I sat in a strange situation from my crammed middle seat on a flight bound for Hawaii. I tried to wrap my mind around the germaphobe who was assigned the aisle spot next to me.
Back in my teaching years, I was hypersensitive to the physical triggers and stimuli presented to my students. Constantly aware of the physical surrounding in my classroom for those who were obsessive compulsive, perfectionists, germophobics, you name it, I taught it!
I was patient with some of my gifted students who had a deep-seated and life dependent need for perfection. I helped my OCD students struggle through the messy 6th grade world.
Simultaneously, I took care to have extra sanitation wipes and designated safe areas for those deathly afraid of the winter flu. Anything I could do to help my students focus and learn, I tackled religiously.
With this as my background, I noticed at once when the person assigned next to me in the plane took several cleansing wipes to sanitize every visible (and non-visible) surface.

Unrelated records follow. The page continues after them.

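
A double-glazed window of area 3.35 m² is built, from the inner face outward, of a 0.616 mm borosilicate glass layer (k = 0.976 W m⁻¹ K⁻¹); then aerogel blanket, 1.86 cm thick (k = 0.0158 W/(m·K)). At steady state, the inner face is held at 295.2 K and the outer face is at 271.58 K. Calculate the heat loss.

Series thermal resistances, inner to outer:
  R_borosilicate glass = L/(kA) = 6.16×10^-4/(0.976·3.35) = 1.884×10^-4 K/W
  R_aerogel blanket = L/(kA) = 0.0186/(0.0158·3.35) = 0.3514 K/W
ΣR = 1.884×10^-4 + 0.3514 = 0.3516 K/W
Q = ΔT/ΣR = (295.2 K − 271.58 K)/0.3516 = 67.2 W

Q = 67.2 W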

She diligently scrubbed the seat belt attachments, all fixtures in her vicinity, all while holding up the boarding passengers around her. Firmly placing herself in the aisle, she would not budge until her area was cleansed of all invisible invaders.
The angry delayed passengers behind her began to mumble and inch towards her space. After finally settling down, she asked me to wipe down my seat and area as well, which I complied (what could it hurt?). I complimented her on the coconut scented wipes she was using. She replied that she had found the coconut smell a fitting tribute to her trip to Hawaii. How perfect!
I tried to cleanse with as much detail as I had witnessed her do it. She seemed skeptical and fed me a few more tropical wipes to have another go-around at the seat screen buttons.
While deeply engaged in our cleaning spree, the flight took off. I noticed she had prepared her own food in advance. She accepted no snacks, and was very careful where she placed her hands and food containers.
So, here is why my mind is blown…
So far, she has matched the description of a germaphobe with a side order of OCD that I had experience with in the past.
Then it happened, she dropped her retainer that I assumed she had taken out in order to eat. To my grizzly despair, it rolled down my skirt and rested near my shoes (which are not the cleanest). Immediately, I cringed, I expected a panicked reaction or a fit of rage similar to a 6th grader.
Thoughts raced through my mind to fix the situation.
What should I do? If I touch it, does that make it worse (honestly, I don’t want to touch it).
To my surprise, she quickly grabbed it, wiped it on her jeans, and popped it back into her mouth like nothing had happened….MIND BLOWN!~
I know so little about how the human mind works after all. What makes some actions acceptable and not others or some germs tolerable while others are life threatening.
As I ponder what just went down (a little grossed out), I gave up trying to understand.
Instead, I have resolved to continue to live life respecting others and their space as best as I can. Everything continues to surprise me and life is definitely not boring!